The companies engaged in price fixing and other anti-competitive practices between 1996 and 2006

By Lucian Constantin
December 5, 2012 12:41 PM ET

IDG News Service - Seven international electronics manufacturers were fined a total of $1.92 billion by the European Commission on Wednesday for conspiring to fix the price of cathode-ray tubes (CRTs) in two separate cartels between 1996 and 2006.

European Union antitrust regulators established that CRTs represented 50 to 70 percent of the price of a screen, and that LG Electronics, Philips, Samsung Electronics, Toshiba, Technicolor, Panasonic and MT Picture Display (MTPD) worked together in order to share the market for CRTs, allocate customers, fix prices, control their output and exchange sensitive commercial information, which stymied competition.

Some of the companies fined participated in both cartels, others in just one of them, the Commission said Wednesday. One cartel focused on color picture tubes used in televisions, the other on color display tubes used in computer monitors.

A Taiwanese electronics manufacturer called Chunghwa, which participated in both cartels, received full immunity because it was the first company to come forward with information about the anti-competitive practices. Some of the other companies received a fine reduction for their cooperation.

French electronics manufacturer and media services provider Technicolor, formerly known as Thomson, together with Japanese electronics manufacturers Toshiba, Panasonic and MTPD, currently a Panasonic subsidiary, only participated in the television tube cartel. Chunghwa, LG Electronics, Philips and Samsung SDI participated in both.

Technicolor, Philips and Samsung SDI received fine reductions of 10, 30 and 40 percent respectively.

The companies knew that they were breaking the law and were taking precautions to keep their practices hidden, the Commission said. Some documents found during the investigation had clear instructions that they were to be destroyed after being read, and one particular document contained a warning reading "Everybody is requested to keep it as secret as it would be serious damage if it is open to customers or European Commission."

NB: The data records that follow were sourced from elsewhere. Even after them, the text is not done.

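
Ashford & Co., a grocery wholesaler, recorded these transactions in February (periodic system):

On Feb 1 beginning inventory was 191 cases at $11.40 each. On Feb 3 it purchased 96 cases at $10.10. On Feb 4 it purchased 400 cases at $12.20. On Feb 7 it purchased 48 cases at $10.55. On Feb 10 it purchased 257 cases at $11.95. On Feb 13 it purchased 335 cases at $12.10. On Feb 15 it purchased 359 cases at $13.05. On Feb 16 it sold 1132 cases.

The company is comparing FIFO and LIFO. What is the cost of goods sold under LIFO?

COGS = $13,938.60

FIFO COGS: 191 @ $11.40 + 96 @ $10.10 + 400 @ $12.20 + 48 @ $10.55 + 257 @ $11.95 + 140 @ $12.10 = $13,298.55
LIFO COGS: 359 @ $13.05 + 335 @ $12.10 + 257 @ $11.95 + 48 @ $10.55 + 133 @ $12.20 = $13,938.60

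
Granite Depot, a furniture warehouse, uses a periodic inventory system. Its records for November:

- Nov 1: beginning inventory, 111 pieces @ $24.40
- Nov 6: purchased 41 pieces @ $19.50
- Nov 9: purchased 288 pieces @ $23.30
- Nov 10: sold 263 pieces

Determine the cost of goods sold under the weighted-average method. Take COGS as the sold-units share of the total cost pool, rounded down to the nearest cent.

Nov 10, sell 263: 263/440 × $10,218.30 → $6,107.75
Ending inventory (cost pool remaining) = $4,110.55

COGS = $6,107.75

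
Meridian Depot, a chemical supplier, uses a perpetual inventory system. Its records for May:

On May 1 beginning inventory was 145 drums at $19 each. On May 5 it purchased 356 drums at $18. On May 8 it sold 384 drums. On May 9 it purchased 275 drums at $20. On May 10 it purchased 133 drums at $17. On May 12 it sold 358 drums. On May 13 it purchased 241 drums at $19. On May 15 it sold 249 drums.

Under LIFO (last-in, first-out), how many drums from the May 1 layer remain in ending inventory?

May 8, 384 sold [LIFO — newest first]: 356 @ $18 + 28 @ $19 = $6,940
May 12, 358 sold [LIFO — newest first]: 133 @ $17 + 225 @ $20 = $6,761
May 15, 249 sold [LIFO — newest first]: 241 @ $19 + 8 @ $20 = $4,739
Total COGS = $6,940 + $6,761 + $4,739 = $18,440
Ending inventory: 117 @ $19 + 42 @ $20 = $3,063

117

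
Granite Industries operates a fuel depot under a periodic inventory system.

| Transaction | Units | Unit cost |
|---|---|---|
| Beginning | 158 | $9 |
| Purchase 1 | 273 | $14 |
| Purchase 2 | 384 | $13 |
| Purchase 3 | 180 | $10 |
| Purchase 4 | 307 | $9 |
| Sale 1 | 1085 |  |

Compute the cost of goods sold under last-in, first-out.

COGS = $12,551

Sale 1 (1085) [LIFO — newest first]: 307 @ $9 + 180 @ $10 + 384 @ $13 + 214 @ $14 = $12,551
Ending inventory: 158 @ $9 + 59 @ $14 = $2,248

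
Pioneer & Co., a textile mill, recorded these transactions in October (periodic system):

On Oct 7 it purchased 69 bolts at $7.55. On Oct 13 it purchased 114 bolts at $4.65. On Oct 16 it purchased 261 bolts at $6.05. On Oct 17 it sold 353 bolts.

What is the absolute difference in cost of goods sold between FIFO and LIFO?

$72.70

FIFO COGS: 69 @ $7.55 + 114 @ $4.65 + 170 @ $6.05 = $2,079.55
LIFO COGS: 261 @ $6.05 + 92 @ $4.65 = $2,006.85
Difference = |$2,079.55 − $2,006.85| = $72.70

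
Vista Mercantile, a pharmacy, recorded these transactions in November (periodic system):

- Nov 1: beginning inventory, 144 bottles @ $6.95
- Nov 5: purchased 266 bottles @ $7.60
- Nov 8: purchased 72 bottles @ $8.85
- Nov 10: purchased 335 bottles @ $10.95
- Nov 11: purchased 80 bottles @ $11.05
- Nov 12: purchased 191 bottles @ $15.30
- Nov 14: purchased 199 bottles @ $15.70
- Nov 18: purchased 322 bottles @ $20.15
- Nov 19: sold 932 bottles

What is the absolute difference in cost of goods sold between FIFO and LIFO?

FIFO COGS: 144 @ $6.95 + 266 @ $7.60 + 72 @ $8.85 + 335 @ $10.95 + 80 @ $11.05 + 35 @ $15.30 = $8,747.35
LIFO COGS: 322 @ $20.15 + 199 @ $15.70 + 191 @ $15.30 + 80 @ $11.05 + 140 @ $10.95 = $14,951.90
Difference = |$8,747.35 − $14,951.90| = $6,204.55

$6,204.55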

"These two cartels are textbook examples of all the worst kind of collusive practices," said Joaquin Almunia, European Commission vice president in charge of competition policy, during a press conference on Wednesday. "They chose to conspire to artificially maintain returns in a declining technology market."

This kind of behavior is totally unacceptable as it deprives citizens and businesses from the benefits of competitive and dynamic markets, Almunia said.

The two cartels were among the most organized the Commission has ever investigated, he said. Top executives from the fined companies met to conspire in Asia and Europe, often on golf courses. Their plans were then implemented during lower-level meetings that took place on a weekly, monthly or quarterly basis.

"Today the cartels get the sanctions they deserve," Almunia said. The total amount of the fines, which is the highest for a cartel decision ever, is proportional and reflects the gravity and the duration of their activities, he said.